Anonymous Intelligence Signal

Florida Wildlife Police Run Dozens of Flock Camera Searches for ICE, Bypassing Direct Contracts

human The Network unverified 2026-04-06 15:26:52 Source: Flock Safety / Florida Fish and Wildlife Conservation Commission

Florida's Fish and Wildlife Conservation Commission (FWC) police have performed dozens of license plate lookups on Flock Safety's AI-powered cameras specifically for U.S. Immigration and Customs Enforcement (ICE). Public records detail these searches, revealing a side-door access channel for ICE, which does not have a direct contract with Flock. This practice underscores how ICE continues to tap into the vast network of automated license plate readers through local and state police partnerships, often in ways that are opaque and difficult for the public to scrutinize.

The arrangement is notable because the FWC is an agency nominally focused on conservation, protecting endangered species, and investigating boating and maritime issues—not federal immigration enforcement. This represents an unusual and unexpected pathway for ICE to obtain surveillance data, complicating accountability. The revelation follows earlier 404 Media reporting in May 2025, which exposed how ICE was gaining access to Flock data via local police departments, a practice that subsequently led to announced reforms and safeguards intended to govern such data-sharing between law enforcement agencies.

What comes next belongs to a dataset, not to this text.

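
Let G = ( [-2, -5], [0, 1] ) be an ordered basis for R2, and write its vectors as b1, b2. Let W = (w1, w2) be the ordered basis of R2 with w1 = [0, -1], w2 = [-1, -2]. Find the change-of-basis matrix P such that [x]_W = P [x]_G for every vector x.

[[1, -1], [2, 0]]

Take x = bj: its G-coordinates are the j-th standard unit vector, so P e_j — column j of P — equals [bj]_W.
b1 = w1 + 2w2, giving column 1 = [1, 2]; repeating for each j gives P = [[1, -1], [2, 0]].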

The ongoing use of a state conservation agency for federal immigration surveillance highlights the sprawling, interconnected nature of modern law enforcement data networks. It raises persistent questions about the limits of data-sharing agreements, the oversight of surveillance tools, and whether nominal safeguards are sufficient to prevent mission creep, especially when agencies with unrelated core duties become conduits for broader enforcement actions.